Insolvenz: Bestehen die Geschäftsanteile noch?

29.11.22
Gibt es die Geschäftsanteile einer insolventen Gesellschaft noch?
Insolvenz: Bestehen die Geschäftsanteile noch?
Gibt es die Geschäftsanteile einer insolventen Gesellschaft noch?

Auch wenn die Tätigkeit eines Unternehmens grundsätzlich ab der Eröffnung der französischen Insolvenz eingestellt wird, so bedeutet dies nicht, dass die juristische Person der Gesellschaft verschwindet. Daraus ergibt sich, dass die Aktien oder Geschäftsanteile, die das Grund- oder Stammkapital der Gesellschaft bilden, während des gesamten Insolvenzverfahrens juristisch bestehen und folglich abgetreten werden können.

Die Geschäftsanteile bestehen auch nach der Eröffnung der Insolvenz

Der frz. BGH, der Kassationshof, hat kürzlich an diesen Grundsatz erinnert (Kassationshof, Kammer für Handelssachen, 27.04.2022, Nr. 20-10809).

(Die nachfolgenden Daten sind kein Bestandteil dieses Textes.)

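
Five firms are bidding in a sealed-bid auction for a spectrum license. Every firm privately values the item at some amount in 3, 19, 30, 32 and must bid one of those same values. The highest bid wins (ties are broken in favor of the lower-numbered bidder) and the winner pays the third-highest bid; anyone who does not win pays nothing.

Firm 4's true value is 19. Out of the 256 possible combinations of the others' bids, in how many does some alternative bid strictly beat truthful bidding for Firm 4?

Others bid (3, 3, 3, 30): truth gives 0; bid 30 gives 16 > 0. Violating.
Others bid (3, 3, 3, 32): truth gives 0; bid 32 gives 16 > 0. Violating.
Others bid (3, 3, 19, 3): truth gives 0; bid 30 gives 16 > 0. Violating.
Others bid (3, 3, 30, 3): truth gives 0; bid 32 gives 16 > 0. Violating.
Others bid (3, 3, 3, 3): truth gives 16; no alternative beats it.
Others bid (3, 3, 3, 19): truth gives 16; no alternative beats it.
(Checking all 256 profiles: 8 have a profitable deviation, 248 do not.)

8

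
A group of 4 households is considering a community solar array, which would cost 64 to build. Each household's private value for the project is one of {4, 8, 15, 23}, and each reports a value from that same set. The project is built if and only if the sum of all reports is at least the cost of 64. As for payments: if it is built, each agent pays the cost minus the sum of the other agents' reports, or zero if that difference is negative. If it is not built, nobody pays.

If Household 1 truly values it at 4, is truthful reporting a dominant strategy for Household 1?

Yes

Check each profile of the others' reports and compare truth against every alternative report.
Others report (23, 23, 23): truth gives 4, best alternative gives 4.
Others report (15, 23, 23): truth gives 1, best alternative gives 1.
Others report (23, 15, 23): truth gives 1, best alternative gives 1.
Others report (23, 23, 15): truth gives 1, best alternative gives 1.
Others report (4, 4, 4): truth gives 0, best alternative gives 0.
Others report (4, 4, 8): truth gives 0, best alternative gives 0.
(Remaining 58 profiles checked similarly; truth is weakly best in each.)
In every case the truthful report is at least as good as any alternative, so it is a dominant strategy.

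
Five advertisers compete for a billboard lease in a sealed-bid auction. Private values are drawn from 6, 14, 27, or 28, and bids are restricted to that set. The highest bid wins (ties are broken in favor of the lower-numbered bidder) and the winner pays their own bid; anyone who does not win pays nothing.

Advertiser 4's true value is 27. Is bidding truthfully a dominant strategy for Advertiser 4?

No

Consider the case where Advertiser 1 bids 6, Advertiser 2 bids 6, Advertiser 3 bids 6 and Advertiser 5 bids 6.
Truthful bid 27: wins, pays 27, utility 27 - 27 = 0.
Bid 14 instead: wins, pays 14, utility 27 - 14 = 13.
Since 13 > 0, bidding 14 is strictly better here, so truthful bidding is not dominant.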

Eine Gesellschaft mit beschränkter Haftung frz. Rechts (société à responsabilité limitée, SARL) war die Schuldnerin in einem Insolvenzverfahren mit Fortführung und anschließend einer Abwicklung – kurz nachdem die Gesamtheit ihrer Geschäftsanteile veräußert wurden. Da der Käufer der Geschäftsanteile davon ausging, dass die Situation der SARL, die vom Verkäufer zum Zeitpunkt der Veräußerung dargestellt wurde, nicht der Wirklichkeit entsprach, hat dieser den Verkäufer auf Geltendmachung des Anspruchs aus der im Kaufvertrag vorgesehenen Zusicherung sowie auf Nichtigkeit der Veräußerung der Geschäftsanteile verklagt.

Die Tatsachenrichter haben dem Antrag auf Nichtigkeit des Kaufvertrages über die Geschäftsanteile stattgegeben und folglich angeordnet, dass die Anteile in dem Zustand, in dem sie sich bei Abschluss des Kaufvertrages befanden, zurückgegeben werden. Die erworbenen Geschäftsanteile sollen folglich dem Verkäufer herausgegeben und der Kaufpreis dem Käufer erstattet werden.

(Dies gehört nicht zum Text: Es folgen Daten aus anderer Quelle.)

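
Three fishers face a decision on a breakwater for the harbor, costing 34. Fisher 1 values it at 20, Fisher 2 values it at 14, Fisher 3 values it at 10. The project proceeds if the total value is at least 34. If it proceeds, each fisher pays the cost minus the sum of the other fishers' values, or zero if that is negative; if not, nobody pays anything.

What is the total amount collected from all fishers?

14

Total value 44 ≥ cost 34, so it is built.
Fisher 1: others sum to 24; max(0, 34 - 24) = 10.
Fisher 2: others sum to 30; max(0, 34 - 30) = 4.
Fisher 3: others sum to 34; max(0, 34 - 34) = 0.
Total collected = 10 + 4 + 0 = 14.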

Da der Verkäufer anscheinend nicht erneut Alleingesellschafterin der SARL, die sich in der Insolvenz befand, werden wollte, hat er vor dem frz. BGH Revision eingelegt und vorgetragen, die Herausgabe der Geschäftsanteile sei unmöglich. Seiner Meinung nach hatte die Insolvenz die Auflösung der SARL herbeigeführt und den das Stammkapital bildenden Geschäftsanteilen somit die juristische Existenz entzogen. Folglich könne der Verkäufer nicht zur wertmäßigen Herausgabe der Geschäftsanteile, d. h. zur Zahlung des Wertes, dem die Geschäftsanteile am Tag der Veräußerung entsprachen, verurteilt werden.

Die Geschäftsanteile bestehen bis zur Veröffentlichung der Beendigung des Insolvenzverfahrens

Der frz. BGH lehnte seinen Antrag ab. Auch wenn die Insolvenz von Rechts wegen die Auflösung der gegenständlichen Gesellschaft herbeiführt, so bleibt die juristische Person weiterhin für die Zwecke des Insolvenzverfahrens bestehen, und zwar bis zur Veröffentlichung des Urteils über die Beendigung des Insolvenzverfahrens. Bis zu jenem Tag bestehen die das Stammkapital bildenden Geschäftsanteile folglich juristisch weiter und begründen einen Anspruch Erstattung des Kaufpreises.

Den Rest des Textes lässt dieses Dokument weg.